Mark Danish (born February 15, 1954) is a former Democratic member of the Florida House of Representatives, representing the 63rd District, which includes northern Hillsborough County, namely northern Tampa, Pebble Creek, Lake Magdalene, University, and Carrollwood, since 2012.

==History==
Danish was born in New York City and attended Queens College, City University of New York, where he graduated with a degree in Earth and environmental sciences with secondary education in 1976. However, due to the fact that, in 1977, New York City faced a budget crisis and laid off several thousand teachers, Danish moved to the state of Florida and began work as a middle school science teacher. After a few years, he began serving as a union representative for the local teachers' union.

In November 2017, Mark's wife Linda Danish won $1 million in a Florida Lottery scratch-off game.

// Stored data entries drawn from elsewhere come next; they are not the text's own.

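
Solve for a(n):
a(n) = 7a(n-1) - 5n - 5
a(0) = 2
First-order linear with linear forcing.
Homogeneous solution: a_h(n) = A·(7)^n.
Try particular a_p(n) = pn + q. Substituting:
  pn + q = 7(p(n-1) + q) - 5n - 5.
Matching the n-coefficient: p = 7p - 5 ⇒ p = \frac{5}{6}.
Matching constants: q = -7p + 7q - 5 ⇒ q = \frac{65}{36}.
General: a(n) = A·(7)^n + \frac{5 n}{6} + \frac{65}{36}.
Apply a(0) = 2: A + \frac{65}{36} = 2 ⇒ A = \frac{7}{36}.
So a(n) = \frac{7 \cdot 7^{n}}{36} + \frac{5 n}{6} + \frac{65}{36}.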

==Florida House of Representatives==
In 2012, following the reconfiguration of the Florida House of Representatives districts, Danish ran in the newly created 63rd District. He easily defeated Z. J. Hafeez in the Democratic primary with 62% of the vote. He faced incumbent Republican State Representative Shawn Harrison in the general election, and a contentious election ensued. Despite praising Danish for his policy aims, the Tampa Tribune endorsed Harrison, noting that he was not an "abusive lawmaker" and instead was "conscientious and industrious." The Tampa Bay Times concurred, praising Danish as "a credible first-time candidate who knows this district well," but ultimately endorsing Harrison, praising him as "a moderate voice at the state and local level for his north Tampa constituents." Additionally, Harrison "out-fundraised Danish by nearly $200,000." Despite this, however, Danish emerged victorious over Harrison on election night, defeating the incumbent by 728 votes and with 51% of the vote.

Danish ran against Harrison again in 2014, though this time Danish was the incumbent and Harrison the challenger. The Tampa Bay Times endorsed Danish, praising him for his "willingness to work with Republicans on behalf of his district." Ultimately, Harrison unseated Danish with 53% of the vote.